Bu ülkede Anneler Günü deyince akla 893 haftadır çocuklarını arayan Cumartesi Anneleri, 855 gündür kızını suya, dağa, kuşa soran Bedriye Doku, 15 yaşında öldürülen oğlunun katillerinin yargılanması için mücadele eden Gülsüm Elvan, cenazesi günlerce buzdolabında bekletilen Cemile’nin annesi, cenazesi sokak ortasında bir hafta kalan Taybet Ana, hapishanedeki oğluna Kürtçe konuşma yasağı nedeniyle bildiği tek Türkçe cümle ile özlemini, sevincini, üzüntüsünü anlatan İpek Ateş, Emine Şenyaşar, Mısra Öz ve niceleri geliyor. Katliamlarla, faili meçhul cinayetlerle, işkence ve baskıyla dolup taşan bu coğrafyada Anneler Günü kutlaması da burjuvazinin ikiyüzlülüğün bir günü daha olmanın ötesine geçmiyor.

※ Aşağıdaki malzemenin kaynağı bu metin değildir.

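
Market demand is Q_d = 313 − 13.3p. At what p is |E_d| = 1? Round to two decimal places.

11.77

For linear demand Q_d = a − bp, E = −bp/(a − bp). |E| = 1 ⇒ bp = a − bp ⇒ p = a/(2b).
p = 313/(2·13.3) ≈ 11.77.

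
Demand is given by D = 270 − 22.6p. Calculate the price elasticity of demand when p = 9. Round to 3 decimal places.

-3.054

At p = 9, D = 66.6.
dD/dp = −22.6.
Point elasticity E = (dD/dp)·(p/D) = -22.6 × 9/66.6 ≈ -3.054.
|E| > 1, so demand is elastic at this price.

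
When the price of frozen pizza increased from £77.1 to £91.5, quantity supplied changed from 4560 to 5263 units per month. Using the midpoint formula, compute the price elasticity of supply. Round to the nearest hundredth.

%Δq = (5263 − 4560)/[(4560 + 5263)/2] = 703/4911.5 ≈ 0.1431.
%Δp = (91.5 − 77.1)/[(77.1 + 91.5)/2] = 14.4/84.3 ≈ 0.1708.
Arc elasticity E = %Δq/%Δp ≈ 0.1431/0.1708 ≈ 0.84.
|E| < 1: supply is inelastic over this range.

0.84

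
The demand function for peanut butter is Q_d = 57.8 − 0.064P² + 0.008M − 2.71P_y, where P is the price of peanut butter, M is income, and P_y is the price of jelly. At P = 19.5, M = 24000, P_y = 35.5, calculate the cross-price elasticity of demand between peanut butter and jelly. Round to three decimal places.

-0.744

First evaluate Q_d: 57.8 − 0.064(19.5)² + 0.008(24000) − 2.71(35.5) = 57.8 − 24.336 + 192 − 96.205 = 129.259.
∂Q_d/∂P_y = −2.71, so E_xy = -2.71·(35.5/129.259) ≈ -0.744.
E_xy < 0: the goods are complements.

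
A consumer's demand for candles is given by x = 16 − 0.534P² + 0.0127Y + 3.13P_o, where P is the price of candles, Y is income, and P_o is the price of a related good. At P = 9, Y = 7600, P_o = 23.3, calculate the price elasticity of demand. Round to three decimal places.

x = 16 − 0.534(9)² + 0.0127(7600) + 3.13(23.3) = 16 − 43.254 + 96.52 + 72.929 = 142.195.
∂x/∂P = −2·0.534·P = -9.612, so E_p = -9.612·(9/142.195) ≈ -0.608.
|E_p| < 1: demand is inelastic.

-0.608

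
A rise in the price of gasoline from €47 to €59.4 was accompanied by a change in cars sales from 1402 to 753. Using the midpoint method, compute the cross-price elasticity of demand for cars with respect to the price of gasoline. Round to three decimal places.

-2.584

%ΔQ_x = (753 − 1402)/[(1402+753)/2] = -649/1077.5 ≈ -0.6023.
%ΔP_y = (59.4 − 47)/[(47+59.4)/2] ≈ 0.2331.
E_xy = -0.6023/0.2331 ≈ -2.584.
E_xy < 0, so cars and gasoline are complements.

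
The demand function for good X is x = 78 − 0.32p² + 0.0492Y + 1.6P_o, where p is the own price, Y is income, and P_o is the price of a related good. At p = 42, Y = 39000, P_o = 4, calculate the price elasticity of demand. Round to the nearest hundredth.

x = 78 − 0.32(42)² + 0.0492(39000) + 1.6(4) = 78 − 564.48 + 1918.8 + 6.4 = 1438.72.
∂x/∂p = −2·0.32·p = -26.88, so E_p = -26.88·(42/1438.72) ≈ -0.78.
|E_p| < 1: demand is inelastic.

-0.78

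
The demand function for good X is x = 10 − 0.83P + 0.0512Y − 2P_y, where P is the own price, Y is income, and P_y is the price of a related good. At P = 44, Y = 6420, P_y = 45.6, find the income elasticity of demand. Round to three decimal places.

Evaluating quantity at (P, Y, P_y) gives x = 10 − 0.83(44) + 0.0512(6420) − 2(45.6) = 10 − 36.52 + 328.704 − 91.2 = 210.984.
∂x/∂Y = +0.0512, so E_I = 0.0512·(6420/210.984) ≈ 1.558.
E_I > 1: normal good (luxury).

1.558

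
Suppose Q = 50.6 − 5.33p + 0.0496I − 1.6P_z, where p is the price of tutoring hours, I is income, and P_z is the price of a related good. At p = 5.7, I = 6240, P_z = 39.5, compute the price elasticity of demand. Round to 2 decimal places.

Substituting, Q = 50.6 − 5.33(5.7) + 0.0496(6240) − 1.6(39.5) = 50.6 − 30.381 + 309.504 − 63.2 = 266.523.
∂Q/∂p = −5.33, so E_p = (−5.33)·(5.7/266.523) ≈ -0.11.
|E_p| < 1: demand is inelastic.

-0.11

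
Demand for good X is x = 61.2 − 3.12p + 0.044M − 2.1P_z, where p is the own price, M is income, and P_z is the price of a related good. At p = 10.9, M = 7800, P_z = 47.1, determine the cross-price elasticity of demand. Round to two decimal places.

-0.36

At the given point, x = 61.2 − 3.12(10.9) + 0.044(7800) − 2.1(47.1) = 61.2 − 34.008 + 343.2 − 98.91 = 271.482.
∂x/∂P_z = −2.1, so E_xy = -2.1·(47.1/271.482) ≈ -0.36.
E_xy < 0: the goods are complements.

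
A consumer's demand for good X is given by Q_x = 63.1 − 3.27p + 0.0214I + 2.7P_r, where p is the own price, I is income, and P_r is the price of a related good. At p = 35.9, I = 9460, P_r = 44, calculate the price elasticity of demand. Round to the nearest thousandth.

-0.440

At the given point, Q_x = 63.1 − 3.27(35.9) + 0.0214(9460) + 2.7(44) = 63.1 − 117.393 + 202.444 + 118.8 = 266.951.
∂Q_x/∂p = −3.27, so E_p = (−3.27)·(35.9/266.951) ≈ -0.440.
|E_p| < 1: demand is inelastic.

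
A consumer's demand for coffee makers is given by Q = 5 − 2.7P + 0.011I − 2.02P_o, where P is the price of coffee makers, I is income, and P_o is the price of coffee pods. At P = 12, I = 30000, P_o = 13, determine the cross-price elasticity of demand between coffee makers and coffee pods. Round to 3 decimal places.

-0.095

First evaluate Q: 5 − 2.7(12) + 0.011(30000) − 2.02(13) = 5 − 32.4 + 330 − 26.26 = 276.34.
∂Q/∂P_o = −2.02, so E_xy = -2.02·(13/276.34) ≈ -0.095.
E_xy < 0: the goods are complements.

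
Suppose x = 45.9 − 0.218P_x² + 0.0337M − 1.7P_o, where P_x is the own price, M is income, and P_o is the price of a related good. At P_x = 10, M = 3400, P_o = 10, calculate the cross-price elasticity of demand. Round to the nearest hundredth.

x = 45.9 − 0.218(10)² + 0.0337(3400) − 1.7(10) = 45.9 − 21.8 + 114.58 − 17 = 121.68.
∂x/∂P_o = −1.7, so E_xy = -1.7·(10/121.68) ≈ -0.14.
E_xy < 0: the goods are complements.

-0.14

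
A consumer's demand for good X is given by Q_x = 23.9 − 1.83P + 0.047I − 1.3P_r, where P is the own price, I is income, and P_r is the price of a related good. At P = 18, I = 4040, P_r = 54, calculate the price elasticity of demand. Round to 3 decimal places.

At the given point, Q_x = 23.9 − 1.83(18) + 0.047(4040) − 1.3(54) = 23.9 − 32.94 + 189.88 − 70.2 = 110.64.
∂Q_x/∂P = −1.83, so E_p = (−1.83)·(18/110.64) ≈ -0.298.
|E_p| < 1: demand is inelastic.

-0.298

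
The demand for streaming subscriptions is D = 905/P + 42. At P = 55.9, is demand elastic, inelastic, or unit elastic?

inelastic

At P = 55.9, D = 58.1896.
dD/dP = −905/P² = −0.2896.
Point elasticity E = (dD/dP)·(P/D) = -0.2896 × 55.9/58.1896 ≈ -0.278.
|E| ≈ 0.278 < 1, so demand is inelastic.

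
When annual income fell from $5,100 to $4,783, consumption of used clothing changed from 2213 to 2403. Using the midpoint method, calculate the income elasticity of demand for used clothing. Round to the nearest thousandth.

%ΔQ = (2403 − 2213)/[(2213+2403)/2] = 190/2308 ≈ 0.0823.
%ΔY = (4,783 − 5,100)/[(5,100+4,783)/2] = -317/4941.5 ≈ -0.0642.
E_I = %ΔQ/%ΔY ≈ -1.283.
E_I < 0: inferior good.

-1.283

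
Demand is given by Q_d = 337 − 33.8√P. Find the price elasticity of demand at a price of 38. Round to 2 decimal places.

At P = 38, Q_d = 128.6428.
dQ_d/dP = −33.8/(2√P) = −33.8/(2·6.1644).
Point elasticity E = (dQ_d/dP)·(P/Q_d) = -2.7415 × 38/128.6428 ≈ -0.81.
|E| < 1, so demand is inelastic at this price.

-0.81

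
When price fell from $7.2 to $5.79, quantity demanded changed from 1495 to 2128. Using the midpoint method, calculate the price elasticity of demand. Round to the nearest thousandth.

-1.610

%Δq = (2128 − 1495)/[(1495 + 2128)/2] = 633/1811.5 ≈ 0.3494.
%Δp = (5.79 − 7.2)/[(7.2 + 5.79)/2] = -1.41/6.495 ≈ -0.2171.
Arc elasticity E = %Δq/%Δp ≈ 0.3494/-0.2171 ≈ -1.610.
|E| > 1: demand is elastic over this range.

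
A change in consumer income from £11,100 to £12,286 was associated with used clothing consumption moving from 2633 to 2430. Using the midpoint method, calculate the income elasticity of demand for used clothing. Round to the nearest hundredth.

%ΔQ = (2430 − 2633)/[(2633+2430)/2] = -203/2531.5 ≈ -0.0802.
%ΔY = (12,286 − 11,100)/[(11,100+12,286)/2] = 1186/11693 ≈ 0.1014.
E_I = %ΔQ/%ΔY ≈ -0.79.
E_I < 0: inferior good.

-0.79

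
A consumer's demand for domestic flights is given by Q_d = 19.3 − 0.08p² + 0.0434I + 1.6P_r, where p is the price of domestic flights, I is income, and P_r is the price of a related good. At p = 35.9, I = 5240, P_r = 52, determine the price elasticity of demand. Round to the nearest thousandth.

Q_d = 19.3 − 0.08(35.9)² + 0.0434(5240) + 1.6(52) = 19.3 − 103.1048 + 227.416 + 83.2 = 226.8112.
∂Q_d/∂p = −2·0.08·p = -5.744, so E_p = -5.744·(35.9/226.8112) ≈ -0.909.
|E_p| < 1: demand is inelastic.

-0.909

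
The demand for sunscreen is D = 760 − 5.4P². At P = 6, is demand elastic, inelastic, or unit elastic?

inelastic

At P = 6, D = 565.6.
dD/dP = −2·5.4·P = −64.8.
Point elasticity E = (dD/dP)·(P/D) = -64.8 × 6/565.6 ≈ -0.687.
|E| ≈ 0.687 < 1, so demand is inelastic.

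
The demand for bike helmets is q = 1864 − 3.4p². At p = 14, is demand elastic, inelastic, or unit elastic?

At p = 14, q = 1197.6.
dq/dp = −2·3.4·p = −95.2.
Point elasticity E = (dq/dp)·(p/q) = -95.2 × 14/1197.6 ≈ -1.113.
|E| ≈ 1.113 > 1, so demand is elastic.

elastic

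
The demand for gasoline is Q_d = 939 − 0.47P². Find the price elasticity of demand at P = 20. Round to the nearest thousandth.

-0.501

At P = 20, Q_d = 751.
dQ_d/dP = −2·0.47·P = −18.8.
Point elasticity E = (dQ_d/dP)·(P/Q_d) = -18.8 × 20/751 ≈ -0.501.
|E| < 1, so demand is inelastic at this price.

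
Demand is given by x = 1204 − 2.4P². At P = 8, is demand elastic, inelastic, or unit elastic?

At P = 8, x = 1050.4.
dx/dP = −2·2.4·P = −38.4.
Point elasticity E = (dx/dP)·(P/x) = -38.4 × 8/1050.4 ≈ -0.292.
|E| ≈ 0.292 < 1, so demand is inelastic.

inelastic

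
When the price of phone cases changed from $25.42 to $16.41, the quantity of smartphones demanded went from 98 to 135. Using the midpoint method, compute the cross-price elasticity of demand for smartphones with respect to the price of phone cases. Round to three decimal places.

%ΔQ_x = (135 − 98)/[(98+135)/2] = 37/116.5 ≈ 0.3176.
%ΔP_y = (16.41 − 25.42)/[(25.42+16.41)/2] ≈ -0.4308.
E_xy = 0.3176/-0.4308 ≈ -0.737.
E_xy < 0, so smartphones and phone cases are complements.

-0.737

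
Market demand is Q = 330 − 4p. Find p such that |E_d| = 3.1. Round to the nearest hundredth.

Set −bp/(a − bp) = −3.1 ⇒ bp = 3.1(a − bp) ⇒ bp(1+3.1) = 3.1·a.
p = 3.1·330/(4·4.1) ≈ 62.38.

62.38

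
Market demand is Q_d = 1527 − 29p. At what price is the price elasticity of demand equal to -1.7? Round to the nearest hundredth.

Set −bp/(a − bp) = −1.7 ⇒ bp = 1.7(a − bp) ⇒ bp(1+1.7) = 1.7·a.
p = 1.7·1527/(29·2.7) ≈ 33.15.

33.15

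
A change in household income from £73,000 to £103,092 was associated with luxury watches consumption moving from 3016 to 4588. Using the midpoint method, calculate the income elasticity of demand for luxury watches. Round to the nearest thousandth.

%ΔQ = (4588 − 3016)/[(3016+4588)/2] = 1572/3802 ≈ 0.4135.
%ΔM = (103,092 − 73,000)/[(73,000+103,092)/2] = 30092/88046 ≈ 0.3418.
E_I = %ΔQ/%ΔM ≈ 1.210.
E_I > 1: normal good (luxury).

1.210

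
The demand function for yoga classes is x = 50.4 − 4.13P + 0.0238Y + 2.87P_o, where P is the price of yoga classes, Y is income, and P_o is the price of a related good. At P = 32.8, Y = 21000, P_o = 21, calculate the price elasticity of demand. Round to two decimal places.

-0.29

x = 50.4 − 4.13(32.8) + 0.0238(21000) + 2.87(21) = 50.4 − 135.464 + 499.8 + 60.27 = 475.006.
∂x/∂P = −4.13, so E_p = (−4.13)·(32.8/475.006) ≈ -0.29.
|E_p| < 1: demand is inelastic.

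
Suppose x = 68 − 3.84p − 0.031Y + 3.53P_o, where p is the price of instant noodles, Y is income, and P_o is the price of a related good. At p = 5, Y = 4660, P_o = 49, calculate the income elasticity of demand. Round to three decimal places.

-1.869

First evaluate x: 68 − 3.84(5) − 0.031(4660) + 3.53(49) = 68 − 19.2 − 144.46 + 172.97 = 77.31.
∂x/∂Y = −0.031, so E_I = -0.031·(4660/77.31) ≈ -1.869.
E_I < 0: inferior good.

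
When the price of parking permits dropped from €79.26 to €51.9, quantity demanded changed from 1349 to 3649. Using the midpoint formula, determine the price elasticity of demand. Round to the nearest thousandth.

-2.206

%ΔQ = (3649 − 1349)/[(1349 + 3649)/2] = 2300/2499 ≈ 0.9204.
%ΔP = (51.9 − 79.26)/[(79.26 + 51.9)/2] = -27.36/65.58 ≈ -0.4172.
Arc elasticity E = %ΔQ/%ΔP ≈ 0.9204/-0.4172 ≈ -2.206.
|E| > 1: demand is elastic over this range.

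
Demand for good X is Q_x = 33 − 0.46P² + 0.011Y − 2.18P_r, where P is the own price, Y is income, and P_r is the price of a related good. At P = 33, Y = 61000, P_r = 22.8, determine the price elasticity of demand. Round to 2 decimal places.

-6.53

First evaluate Q_x: 33 − 0.46(33)² + 0.011(61000) − 2.18(22.8) = 33 − 500.94 + 671 − 49.704 = 153.356.
∂Q_x/∂P = −2·0.46·P = -30.36, so E_p = -30.36·(33/153.356) ≈ -6.53.
|E_p| > 1: demand is elastic.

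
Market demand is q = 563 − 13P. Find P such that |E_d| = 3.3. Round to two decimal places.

33.24

Set −bP/(a − bP) = −3.3 ⇒ bP = 3.3(a − bP) ⇒ bP(1+3.3) = 3.3·a.
P = 3.3·563/(13·4.3) ≈ 33.24.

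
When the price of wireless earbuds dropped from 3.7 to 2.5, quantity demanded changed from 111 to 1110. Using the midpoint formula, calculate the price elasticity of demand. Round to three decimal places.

%ΔQ = (1110 − 111)/[(111 + 1110)/2] = 999/610.5 ≈ 1.6364.
%ΔP = (2.5 − 3.7)/[(3.7 + 2.5)/2] = -1.2/3.1 ≈ -0.3871.
Arc elasticity E = %ΔQ/%ΔP ≈ 1.6364/-0.3871 ≈ -4.227.
|E| > 1: demand is elastic over this range.

-4.227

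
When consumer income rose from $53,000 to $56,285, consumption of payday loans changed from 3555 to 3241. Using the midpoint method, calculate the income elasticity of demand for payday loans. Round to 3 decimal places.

%ΔQ = (3241 − 3555)/[(3555+3241)/2] = -314/3398 ≈ -0.0924.
%ΔM = (56,285 − 53,000)/[(53,000+56,285)/2] = 3285/54642.5 ≈ 0.0601.
E_I = %ΔQ/%ΔM ≈ -1.537.
E_I < 0: inferior good.

-1.537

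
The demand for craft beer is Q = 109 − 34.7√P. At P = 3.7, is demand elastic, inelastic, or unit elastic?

inelastic

At P = 3.7, Q = 42.2532.
dQ/dP = −34.7/(2√P) = −34.7/(2·1.9235).
Point elasticity E = (dQ/dP)·(P/Q) = -9.0198 × 3.7/42.2532 ≈ -0.790.
|E| ≈ 0.790 < 1, so demand is inelastic.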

Kapitalizm, her duyguyu olduğu gibi anneliği de sömürmek üzere ayırdı annelere bugünü. Hediyeler, ışıltılı sözler, kutlamalar vs. ile kutsal diyerek yüceltilen annelerin günü. Yüceltilen anne olmak değil “kendini çocuklarına adamış” anne olmaktır. Burjuva değerlere uygun bir annelik ve aile kapitalist sisteminin akıbeti için önemlidir. Bu düzende sunulan “iyi annelik”; doğuran kadınların yemek, temizlik, çocuk ve yaşlı bakımını kusursuzca yerine getirmesi, cefakarlık ve fedakârlık içinde ailenin kutsallığını koruması, kolun kırıldığında yen içinde kalmasıdır.
Gerici-faşist iktidarın politikaları ile kadının ikincil cins konumu derinleşiyor ve kadınların karşı karşıya kaldığı saldırılar boyutlanıyor. Anneler çocuklarının gözleri önünde şiddetin her türlüsünü yaşıyor, katlediliyor. Ev içinde yaşanan şiddete “kutsal aile”nin bekası için göz yumuluyor. Böylelikle kapitalizmin devamı için işçi sınıfı bir de bu yönden ehlileştiriliyor. Öte yandan evlatlarını arayan, evlatlarının onurlu mücadelesine omuz veren, çocuklarının katillerinin yargılanması için mücadele eden anneler de gözaltı, şiddet, baskı ve tutuklamalarla karşı karşıya kalıyorlar.
Kadını köleleştiren kapitalist düzen, kadına özgürlük ve kurtuluş sağlayamaz. Kapitalist sömürü düzeni uyguladığı baskı ve şiddet politikaları ile kadının kölelik halkalarına yeni zincirler ekler. Cinsel, sınıfsal ve ulusal ezilmişliği bir arada yaşayan işçi ve emekçi kadın ancak bu sisteme karşı tüm emekçi sınıflarla birlikte örgütlü mücadelenin yolunu tutarsa kurtuluşunu sağlayabilir. Sorunların kaynağı kapitalist sömürü düzenidir. Bu düzene karşı mücadele etmek ve sermayenin saldırılarına karşı her alandan örgütlenerek cevap vermek kadın-erkek tüm emekçiler için biricik yoldur.